Gary Lineker is not presenting FA Cup coverage after losing his voice
- Published
Gary Lineker is not presenting FA Cup quarter-final coverage as planned on Sunday after losing his voice.
He had returned to football shows on Saturday, having been taken off air earlier this month following an impartiality row with the BBC.
But on Sunday he said, external he had been "silenced... literally, by a nasty cold" and "annoyingly" would not be in Brighton for the match.
Alex Scott presented the Brighton v Grimsby Town game instead.
Lineker could be heard struggling with his voice on Saturday's live coverage of Manchester City v Burnley.
In a tweet, external on Sunday morning, BBC Sport said the presenter's voice deteriorated overnight and therefore there would be "a line-up change" of its presenters on Sunday.
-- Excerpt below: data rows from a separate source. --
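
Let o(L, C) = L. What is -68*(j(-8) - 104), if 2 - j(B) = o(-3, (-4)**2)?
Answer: 6732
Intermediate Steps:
j(B) = 5 (j(B) = 2 - 1*(-3) = 2 + 3 = 5)
-68*(j(-8) - 104) = -68*(5 - 104) = -68*(-99) = 6732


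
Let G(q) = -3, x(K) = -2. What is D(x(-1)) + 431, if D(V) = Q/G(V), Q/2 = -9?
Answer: 437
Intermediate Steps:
Q = -18 (Q = 2*(-9) = -18)
D(V) = 6 (D(V) = -18/(-3) = -18*(-⅓) = 6)
D(x(-1)) + 431 = 6 + 431 = 437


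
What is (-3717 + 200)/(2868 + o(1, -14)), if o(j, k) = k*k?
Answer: -3517/3064 ≈ -1.1478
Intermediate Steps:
o(j, k) = k²
(-3717 + 200)/(2868 + o(1, -14)) = (-3717 + 200)/(2868 + (-14)²) = -3517/(2868 + 196) = -3517/3064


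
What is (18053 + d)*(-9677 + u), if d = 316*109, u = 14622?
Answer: 259597665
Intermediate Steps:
d = 34444
(18053 + d)*(-9677 + u) = (18053 + 34444)*(-9677 + 14622) = 52497*4945 = 259597665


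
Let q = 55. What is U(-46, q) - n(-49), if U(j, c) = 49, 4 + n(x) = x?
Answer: 102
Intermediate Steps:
n(x) = -4 + x
U(-46, q) - n(-49) = 49 - (-4 - 49) = 49 - 1*(-53) = 49 + 53 = 102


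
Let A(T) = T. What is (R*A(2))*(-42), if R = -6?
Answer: 504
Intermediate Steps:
(R*A(2))*(-42) = -6*2*(-42) = -12*(-42) = 504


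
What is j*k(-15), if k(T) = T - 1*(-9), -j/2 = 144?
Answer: 1728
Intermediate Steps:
j = -288 (j = -2*144 = -288)
k(T) = 9 + T (k(T) = T + 9 = 9 + T)
j*k(-15) = -288*(9 - 15) = -288*(-6) = 1728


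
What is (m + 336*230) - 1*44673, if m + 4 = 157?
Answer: 32760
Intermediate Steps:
m = 153 (m = -4 + 157 = 153)
(m + 336*230) - 1*44673 = (153 + 336*230) - 1*44673 = (153 + 77280) - 44673 = 77433 - 44673 = 32760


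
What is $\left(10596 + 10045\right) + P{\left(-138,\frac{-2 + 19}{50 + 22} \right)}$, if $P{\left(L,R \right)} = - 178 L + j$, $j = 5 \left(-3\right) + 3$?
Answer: $45193$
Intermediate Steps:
$j = -12$ ($j = -15 + 3 = -12$)
$P{\left(L,R \right)} = -12 - 178 L$ ($P{\left(L,R \right)} = - 178 L - 12 = -12 - 178 L$)
$\left(10596 + 10045\right) + P{\left(-138,\frac{-2 + 19}{50 + 22} \right)} = \left(10596 + 10045\right) - -24552 = 20641 + \left(-12 + 24564\right) = 20641 + 24552 = 45193$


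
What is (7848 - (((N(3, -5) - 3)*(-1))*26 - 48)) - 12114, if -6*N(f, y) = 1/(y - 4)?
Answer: -115979/27 ≈ -4295.5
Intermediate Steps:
N(f, y) = -1/(6*(-4 + y)) (N(f, y) = -1/(6*(y - 4)) = -1/(6*(-4 + y)))
(7848 - (((N(3, -5) - 3)*(-1))*26 - 48)) - 12114 = (7848 - (((-1/(-24 + 6*(-5)) - 3)*(-1))*26 - 48)) - 12114 = (7848 - (((-1/(-24 - 30) - 3)*(-1))*26 - 48)) - 12114 = (7848 - (((-1/(-54) - 3)*(-1))*26 - 48)) - 12114 = (7848 - (((-1*(-1/54) - 3)*(-1))*26 - 48)) - 12114 = (7848 - (((1/54 - 3)*(-1))*26 - 48)) - 12114 = (7848 - (-161/54*(-1)*26 - 48)) - 12114 = (7848 - ((161/54)*26 - 48)) - 12114 = (7848 - (2093/27 - 48)) - 12114 = (7848 - 1*797/27) - 12114 = (7848 - 797/27) - 12114 = 211099/27 - 12114 = -115979/27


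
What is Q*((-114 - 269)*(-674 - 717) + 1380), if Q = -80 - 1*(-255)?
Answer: 93473275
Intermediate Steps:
Q = 175 (Q = -80 + 255 = 175)
Q*((-114 - 269)*(-674 - 717) + 1380) = 175*((-114 - 269)*(-674 - 717) + 1380) = 175*(-383*(-1391) + 1380) = 175*(532753 + 1380) = 175*534133 = 93473275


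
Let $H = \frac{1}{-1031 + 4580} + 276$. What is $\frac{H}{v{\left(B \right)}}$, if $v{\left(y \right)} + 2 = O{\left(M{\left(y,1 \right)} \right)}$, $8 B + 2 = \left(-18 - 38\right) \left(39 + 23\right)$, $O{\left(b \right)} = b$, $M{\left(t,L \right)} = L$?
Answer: $- \frac{979525}{3549} \approx -276.0$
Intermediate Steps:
$B = - \frac{1737}{4}$ ($B = - \frac{1}{4} + \frac{\left(-18 - 38\right) \left(39 + 23\right)}{8} = - \frac{1}{4} + \frac{\left(-56\right) 62}{8} = - \frac{1}{4} + \frac{1}{8} \left(-3472\right) = - \frac{1}{4} - 434 = - \frac{1737}{4} \approx -434.25$)
$v{\left(y \right)} = -1$ ($v{\left(y \right)} = -2 + 1 = -1$)
$H = \frac{979525}{3549}$ ($H = \frac{1}{3549} + 276 = \frac{979525}{3549} \approx 276.0$)
$\frac{H}{v{\left(B \right)}} = \frac{979525}{3549 \left(-1\right)} = \frac{979525}{3549} \left(-1\right) = - \frac{979525}{3549}$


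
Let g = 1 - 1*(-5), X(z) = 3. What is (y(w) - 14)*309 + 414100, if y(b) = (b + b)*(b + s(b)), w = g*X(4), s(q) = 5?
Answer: 665626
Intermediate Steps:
g = 6 (g = 1 + 5 = 6)
w = 18 (w = 6*3 = 18)
y(b) = 2*b*(5 + b) (y(b) = (b + b)*(b + 5) = (2*b)*(5 + b) = 2*b*(5 + b))
(y(w) - 14)*309 + 414100 = (2*18*(5 + 18) - 14)*309 + 414100 = (2*18*23 - 14)*309 + 414100 = (828 - 14)*309 + 414100 = 814*309 + 414100 = 251526 + 414100 = 665626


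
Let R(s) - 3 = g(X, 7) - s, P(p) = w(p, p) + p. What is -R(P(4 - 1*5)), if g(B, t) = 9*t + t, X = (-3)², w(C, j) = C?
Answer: -75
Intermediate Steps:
X = 9
g(B, t) = 10*t
P(p) = 2*p (P(p) = p + p = 2*p)
R(s) = 73 - s (R(s) = 3 + (10*7 - s) = 3 + (70 - s) = 73 - s)
-R(P(4 - 1*5)) = -(73 - 2*(4 - 1*5)) = -(73 - 2*(4 - 5)) = -(73 - 2*(-1)) = -(73 - 1*(-2)) = -(73 + 2) = -1*75 = -75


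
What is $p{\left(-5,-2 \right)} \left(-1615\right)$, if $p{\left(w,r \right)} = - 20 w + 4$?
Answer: $-167960$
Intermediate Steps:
$p{\left(w,r \right)} = 4 - 20 w$
$p{\left(-5,-2 \right)} \left(-1615\right) = \left(4 - -100\right) \left(-1615\right) = \left(4 + 100\right) \left(-1615\right) = 104 \left(-1615\right) = -167960$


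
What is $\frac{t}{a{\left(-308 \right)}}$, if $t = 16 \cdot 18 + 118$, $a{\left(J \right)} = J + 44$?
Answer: $- \frac{203}{132} \approx -1.5379$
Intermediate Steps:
$a{\left(J \right)} = 44 + J$
$t = 406$ ($t = 288 + 118 = 406$)
$\frac{t}{a{\left(-308 \right)}} = \frac{406}{44 - 308} = \frac{406}{-264} = 406 \left(- \frac{1}{264}\right) = - \frac{203}{132}$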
The impartiality row followed a critical tweet Linker sent on the government's asylum policy, describing it as an "immeasurably cruel policy directed at the most vulnerable people in language that is not dissimilar to that used by Germany in the 30s".
As a result, the BBC took him off air saying that he had broken social media guidelines.
Last weekend's Match of the Day was then broadcast without presenters or commentary and was only 20 minutes long after many of Lineker's BBC Sport colleagues walked out in solidarity with him.
On Monday the BBC said it would hold an independent review of its social media guidelines, particularly for freelancers like Lineker. But they said the 62-year-old could return in the meantime.
When he returned to TV screens for Saturday's quarter-final, he said it was "great to be here".
At the start of the programme, his BBC Sport colleague Alan Shearer acknowledged it had been a "difficult situation for everyone concerned" and it was "good to be talking about football again".
Lineker stressed on Twitter that he was never going to present Match of the Day this weekend, with Mark Chapman taking on that role instead. Instead, he was focusing on the FA Cup games.
BBC director general Tim Davie has said he is committed to looking at how the corporation's impartiality guidelines apply to freelance staff, accepting there are "grey areas".